Diante desse quadro, Giddens acredita que, em nossa contemporaneidade, as nações enfrentam muito mais riscos e perigos que inimigos. Para ele, desde o fim da guerra fria, não podemos mais classificar as relações dos países como um estado permanente de guerra. Em vez disso, uma sociedade eminentemente cosmopolita parece ocupar maior espaço, exigindo em contrapartida instituições públicas que possam fazer face às transformações de um sistema social globalizado. Como ele bem define: “a globalização não é um acidente em nossas vidas hoje; é uma mudança de nossas próprias circunstâncias de vida.”

No segundo capítulo, Giddens vai-se debruçar sobre a questão do risco ecológico diante do qual a globalização tem-nos arrastado. Por causa do desenvolvimento industrial global, alteramos o clima do mundo, danificando uma parte considerável de nosso planeta. O conceito de risco nessas circunstâncias não somente se opõe ao conceito de segurança, mas também se inscreve dentro de sua acepção mais profunda: a sua face dinâmica, mobilizadora de ações sociais que visem mudanças no futuro, intervenção no rumo de nosso destino. Isso se aplica, igualmente, ao plano dos interesses econômicos, às atividades de mercadores e negociantes.

Em suma, a idéia de risco sempre esteve muito envolvida com o surgimento da modernidade. Mas, hoje, sua conotação ganhou contornos distintos e mais sérios. Trata-se do que se convencionou chamar de “risco fabricado”, para cujo enfrentamento o homem não possui suficiente experiência histórica. Em vez do risco externo, que se traduz no risco experimentado como vindo de fora, da rigidez da tradição ou da natureza, o risco fabricado corresponde àquele gerado pelo próprio impacto de nosso crescente conhecimento sobre o mundo. Giddens alega que o caso da destruição ambiental se enquadra perfeitamente nessa categoria de risco, implicando alterações não somente no âmbito da natureza, como também no âmbito das instituições sociais, tais como o casamento e a família.

Desse modo, as inundações e as secas deixaram de ser apenas fenômenos tipicamente explicados pela força da natureza. Pelo contrário, se converteram em tragédias “fabricadas” pela intervenção desmedida do homem na ordem natural das coisas. O acidente com a usina nuclear de Chernobyl, na Ucrânia, o efeito estufa, cheias dos rios, avanço dos desertos, a contaminação dos alimentos e a Aids, todos esses fenômenos foram incorporados por Giddens na categoria de risco fabricado, na medida em que se instauraram no exato momento em que o homem decide interferir, em escala global, nos processos naturais da reprodução orgânica.
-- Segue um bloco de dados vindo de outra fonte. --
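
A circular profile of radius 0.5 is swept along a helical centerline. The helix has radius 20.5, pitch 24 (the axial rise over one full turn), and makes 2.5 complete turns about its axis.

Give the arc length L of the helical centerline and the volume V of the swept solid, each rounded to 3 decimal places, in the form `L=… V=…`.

L=327.555 V=257.261

2πR = 2π·20.5 = 128.805299
per-turn = √(128.805299² + 24²) = √(16590.8050 + 576) = √17166.8050 = 131.022155
L = 2.5 × 131.022155 = 327.555387
V = π·0.5² × L = 0.785398 × 327.555387 = 257.261399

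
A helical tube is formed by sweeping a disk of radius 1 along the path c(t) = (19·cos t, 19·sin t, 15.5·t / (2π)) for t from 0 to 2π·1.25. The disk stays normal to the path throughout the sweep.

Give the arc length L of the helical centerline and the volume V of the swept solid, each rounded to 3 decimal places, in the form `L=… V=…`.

2πR = 2π·19 = 119.380521
per-turn = √(119.380521² + 15.5²) = √(14251.7088 + 240.25) = √14491.9588 = 120.382552
L = 1.25 × 120.382552 = 150.478190
V = π·1² × L = 3.141593 × 150.478190 = 472.741175

L=150.478 V=472.741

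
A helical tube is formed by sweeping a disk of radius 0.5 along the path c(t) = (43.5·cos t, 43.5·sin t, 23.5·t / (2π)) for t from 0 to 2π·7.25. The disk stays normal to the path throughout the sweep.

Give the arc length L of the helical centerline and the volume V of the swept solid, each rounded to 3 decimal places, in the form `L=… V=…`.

L=1988.871 V=1562.055

2πR = 2π·43.5 = 273.318561
per-turn = √(273.318561² + 23.5²) = √(74703.0357 + 552.25) = √75255.2857 = 274.326969
L = 7.25 × 274.326969 = 1988.870522
V = π·0.5² × L = 0.785398 × 1988.870522 = 1562.055256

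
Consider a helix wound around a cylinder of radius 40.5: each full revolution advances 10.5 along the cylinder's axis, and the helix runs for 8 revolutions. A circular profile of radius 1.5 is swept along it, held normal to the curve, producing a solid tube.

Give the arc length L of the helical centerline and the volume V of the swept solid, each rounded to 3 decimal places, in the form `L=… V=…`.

L=2037.484 V=14402.128

2πR = 2π·40.5 = 254.469005
per-turn = √(254.469005² + 10.5²) = √(64754.4745 + 110.25) = √64864.7245 = 254.685540
L = 8 × 254.685540 = 2037.484323
V = π·1.5² × L = 7.068583 × 2037.484323 = 14402.128007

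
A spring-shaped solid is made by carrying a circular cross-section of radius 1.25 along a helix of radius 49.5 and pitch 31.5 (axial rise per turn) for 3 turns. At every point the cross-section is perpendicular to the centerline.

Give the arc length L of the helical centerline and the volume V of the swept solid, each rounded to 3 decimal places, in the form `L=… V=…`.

2πR = 2π·49.5 = 311.017673
per-turn = √(311.017673² + 31.5²) = √(96731.9927 + 992.25) = √97724.2427 = 312.608769
L = 3 × 312.608769 = 937.826308
V = π·1.25² × L = 4.908739 × 937.826308 = 4603.544126

L=937.826 V=4603.544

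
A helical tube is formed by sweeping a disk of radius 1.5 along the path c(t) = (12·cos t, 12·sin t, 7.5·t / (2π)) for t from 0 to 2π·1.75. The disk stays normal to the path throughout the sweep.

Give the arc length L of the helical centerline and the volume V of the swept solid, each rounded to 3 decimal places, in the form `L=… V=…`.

L=132.598 V=937.281

2πR = 2π·12 = 75.398224
per-turn = √(75.398224² + 7.5²) = √(5684.8921 + 56.25) = √5741.1421 = 75.770325
L = 1.75 × 75.770325 = 132.598069
V = π·1.5² × L = 7.068583 × 132.598069 = 937.280516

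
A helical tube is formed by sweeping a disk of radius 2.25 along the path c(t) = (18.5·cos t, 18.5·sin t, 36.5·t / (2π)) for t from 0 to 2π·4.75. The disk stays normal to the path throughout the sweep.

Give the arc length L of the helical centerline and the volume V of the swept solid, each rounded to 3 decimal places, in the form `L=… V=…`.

L=578.716 V=9204.075

2πR = 2π·18.5 = 116.238928
per-turn = √(116.238928² + 36.5²) = √(13511.4884 + 1332.25) = √14843.7384 = 121.834882
L = 4.75 × 121.834882 = 578.715689
V = π·2.25² × L = 15.904313 × 578.715689 = 9204.075339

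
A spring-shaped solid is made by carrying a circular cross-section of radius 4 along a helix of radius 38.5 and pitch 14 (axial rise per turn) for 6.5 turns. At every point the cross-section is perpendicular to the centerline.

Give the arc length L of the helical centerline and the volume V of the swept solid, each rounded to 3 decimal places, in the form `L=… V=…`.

2πR = 2π·38.5 = 241.902634
per-turn = √(241.902634² + 14²) = √(58516.8845 + 196) = √58712.8845 = 242.307417
L = 6.5 × 242.307417 = 1574.998213
V = π·4² × L = 50.265482 × 1574.998213 = 79168.045029

L=1574.998 V=79168.045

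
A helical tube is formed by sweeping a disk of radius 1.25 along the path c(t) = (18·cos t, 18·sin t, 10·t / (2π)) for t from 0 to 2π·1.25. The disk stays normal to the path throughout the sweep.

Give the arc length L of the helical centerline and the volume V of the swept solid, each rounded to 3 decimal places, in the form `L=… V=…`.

L=141.923 V=696.664

2πR = 2π·18 = 113.097336
per-turn = √(113.097336² + 10²) = √(12791.0073 + 100) = √12891.0073 = 113.538572
L = 1.25 × 113.538572 = 141.923215
V = π·1.25² × L = 4.908739 × 141.923215 = 696.663952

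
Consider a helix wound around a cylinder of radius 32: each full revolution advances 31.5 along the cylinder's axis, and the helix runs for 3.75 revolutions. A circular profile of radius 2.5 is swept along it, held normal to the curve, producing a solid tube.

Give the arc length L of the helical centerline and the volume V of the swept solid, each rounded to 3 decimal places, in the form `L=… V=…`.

2πR = 2π·32 = 201.061930
per-turn = √(201.061930² + 31.5²) = √(40425.8996 + 992.25) = √41418.1496 = 203.514495
L = 3.75 × 203.514495 = 763.179356
V = π·2.5² × L = 19.634954 × 763.179356 = 14984.991610

L=763.179 V=14984.992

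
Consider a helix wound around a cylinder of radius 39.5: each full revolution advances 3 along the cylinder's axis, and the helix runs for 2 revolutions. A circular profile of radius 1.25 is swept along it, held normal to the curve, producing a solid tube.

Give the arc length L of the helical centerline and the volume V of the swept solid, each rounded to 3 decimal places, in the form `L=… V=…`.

L=496.408 V=2436.737

2πR = 2π·39.5 = 248.185820
per-turn = √(248.185820² + 3²) = √(61596.2011 + 9) = √61605.2011 = 248.203951
L = 2 × 248.203951 = 496.407901
V = π·1.25² × L = 4.908739 × 496.407901 = 2436.736586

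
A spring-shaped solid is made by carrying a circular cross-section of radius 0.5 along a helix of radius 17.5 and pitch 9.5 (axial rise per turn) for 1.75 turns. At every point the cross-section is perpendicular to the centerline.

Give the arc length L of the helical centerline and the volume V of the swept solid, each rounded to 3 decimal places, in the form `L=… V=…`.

2πR = 2π·17.5 = 109.955743
per-turn = √(109.955743² + 9.5²) = √(12090.2654 + 90.25) = √12180.5154 = 110.365372
L = 1.75 × 110.365372 = 193.139401
V = π·0.5² × L = 0.785398 × 193.139401 = 151.691331

L=193.139 V=151.691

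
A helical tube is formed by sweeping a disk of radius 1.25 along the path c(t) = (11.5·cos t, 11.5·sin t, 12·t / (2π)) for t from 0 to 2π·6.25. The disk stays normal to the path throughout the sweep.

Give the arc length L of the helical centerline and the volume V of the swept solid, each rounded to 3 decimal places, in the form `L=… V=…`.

2πR = 2π·11.5 = 72.256631
per-turn = √(72.256631² + 12²) = √(5221.0207 + 144) = √5365.0207 = 73.246302
L = 6.25 × 73.246302 = 457.789386
V = π·1.25² × L = 4.908739 × 457.789386 = 2247.168395

L=457.789 V=2247.168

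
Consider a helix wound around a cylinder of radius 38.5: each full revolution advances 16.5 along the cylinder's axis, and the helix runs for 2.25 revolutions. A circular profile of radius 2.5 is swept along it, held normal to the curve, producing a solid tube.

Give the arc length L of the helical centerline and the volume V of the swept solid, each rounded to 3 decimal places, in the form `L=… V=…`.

L=545.546 V=10711.763

2πR = 2π·38.5 = 241.902634
per-turn = √(241.902634² + 16.5²) = √(58516.8845 + 272.25) = √58789.1345 = 242.464708
L = 2.25 × 242.464708 = 545.545592
V = π·2.5² × L = 19.634954 × 545.545592 = 10711.762658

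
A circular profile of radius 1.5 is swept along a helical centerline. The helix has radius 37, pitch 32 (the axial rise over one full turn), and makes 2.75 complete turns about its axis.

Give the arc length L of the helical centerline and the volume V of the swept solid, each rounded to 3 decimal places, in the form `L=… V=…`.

L=645.342 V=4561.655

2πR = 2π·37 = 232.477856
per-turn = √(232.477856² + 32²) = √(54045.9537 + 1024) = √55069.9537 = 234.669882
L = 2.75 × 234.669882 = 645.342177
V = π·1.5² × L = 7.068583 × 645.342177 = 4561.655042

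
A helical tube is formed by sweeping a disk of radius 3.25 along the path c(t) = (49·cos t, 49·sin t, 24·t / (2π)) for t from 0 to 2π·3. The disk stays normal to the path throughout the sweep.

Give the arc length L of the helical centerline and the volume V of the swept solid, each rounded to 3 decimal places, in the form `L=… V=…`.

L=926.430 V=30741.804

2πR = 2π·49 = 307.876080
per-turn = √(307.876080² + 24²) = √(94787.6807 + 576) = √95363.6807 = 308.810105
L = 3 × 308.810105 = 926.430314
V = π·3.25² × L = 33.183072 × 926.430314 = 30741.804174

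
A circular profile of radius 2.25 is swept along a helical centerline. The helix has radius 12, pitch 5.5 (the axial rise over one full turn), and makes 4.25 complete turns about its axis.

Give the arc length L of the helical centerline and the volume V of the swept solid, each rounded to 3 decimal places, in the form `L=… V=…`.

2πR = 2π·12 = 75.398224
per-turn = √(75.398224² + 5.5²) = √(5684.8921 + 30.25) = √5715.1421 = 75.598559
L = 4.25 × 75.598559 = 321.293876
V = π·2.25² × L = 15.904313 × 321.293876 = 5109.958309

L=321.294 V=5109.958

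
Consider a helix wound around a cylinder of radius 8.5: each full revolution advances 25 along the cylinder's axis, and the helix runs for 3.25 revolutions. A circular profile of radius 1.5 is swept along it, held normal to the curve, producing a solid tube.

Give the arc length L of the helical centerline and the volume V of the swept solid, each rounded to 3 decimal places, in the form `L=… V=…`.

L=191.648 V=1354.683

2πR = 2π·8.5 = 53.407075
per-turn = √(53.407075² + 25²) = √(2852.3157 + 625) = √3477.3157 = 58.968769
L = 3.25 × 58.968769 = 191.648498
V = π·1.5² × L = 7.068583 × 191.648498 = 1354.683405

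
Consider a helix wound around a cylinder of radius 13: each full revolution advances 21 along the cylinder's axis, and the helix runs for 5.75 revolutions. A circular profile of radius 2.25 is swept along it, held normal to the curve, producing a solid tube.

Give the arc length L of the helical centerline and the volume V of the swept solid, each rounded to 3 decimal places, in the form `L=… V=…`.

2πR = 2π·13 = 81.681409
per-turn = √(81.681409² + 21²) = √(6671.8526 + 441) = √7112.8526 = 84.337729
L = 5.75 × 84.337729 = 484.941943
V = π·2.25² × L = 15.904313 × 484.941943 = 7712.668359

L=484.942 V=7712.668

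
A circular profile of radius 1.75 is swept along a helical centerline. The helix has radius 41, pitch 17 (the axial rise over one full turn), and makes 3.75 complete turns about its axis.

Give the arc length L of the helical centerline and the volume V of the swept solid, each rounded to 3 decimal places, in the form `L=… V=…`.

2πR = 2π·41 = 257.610598
per-turn = √(257.610598² + 17²) = √(66363.2200 + 289) = √66652.2200 = 258.170912
L = 3.75 × 258.170912 = 968.140921
V = π·1.75² × L = 9.621128 × 968.140921 = 9314.607244

L=968.141 V=9314.607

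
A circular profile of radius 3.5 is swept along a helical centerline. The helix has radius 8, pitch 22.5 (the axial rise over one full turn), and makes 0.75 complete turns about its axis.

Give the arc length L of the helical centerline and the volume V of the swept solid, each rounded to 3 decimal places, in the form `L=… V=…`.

2πR = 2π·8 = 50.265482
per-turn = √(50.265482² + 22.5²) = √(2526.6187 + 506.25) = √3032.8687 = 55.071487
L = 0.75 × 55.071487 = 41.303616
V = π·3.5² × L = 38.484510 × 41.303616 = 1589.549407

L=41.304 V=1589.549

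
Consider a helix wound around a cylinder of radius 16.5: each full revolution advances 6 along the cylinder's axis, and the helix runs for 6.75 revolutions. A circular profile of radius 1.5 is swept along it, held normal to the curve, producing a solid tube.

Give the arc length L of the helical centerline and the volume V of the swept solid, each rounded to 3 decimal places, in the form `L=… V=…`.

2πR = 2π·16.5 = 103.672558
per-turn = √(103.672558² + 6²) = √(10747.9992 + 36) = √10783.9992 = 103.846036
L = 6.75 × 103.846036 = 700.960743
V = π·1.5² × L = 7.068583 × 700.960743 = 4954.799521

L=700.961 V=4954.800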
Para tanto, a ciência e a tecnologia exercem papel igualmente extraordinário nesse processo, difundindo a artificial certeza de que dominamos a chave do conhecimento de tudo. Acontece que nem a ciência, tampouco a tecnologia, se responsabilizam pelos efeitos perversos de seus discursos e práticas. No entanto, o próprio Giddens esclarece que isso acaba por suscitar o aparecimento do princípio do acautelamento nas pessoas, que desconfiam dos riscos de saúde embutidos na globalização.

Com a difusão desse risco, os governos não podem fingir que a administração deles não lhes compete. Há uma urgência por mais colaboração entre as fronteiras nacionais, para que a solução dos problemas apareça o mais rápido possível. Nessa direção, o autor defende a tese de que os governos e as sociedades devem criar instituições que nos permitam monitorar a mudança tecnológica com mais segurança. Em resumo, o risco não é absolutamente negativo em nossa atualidade, mas precisa ser disciplinado.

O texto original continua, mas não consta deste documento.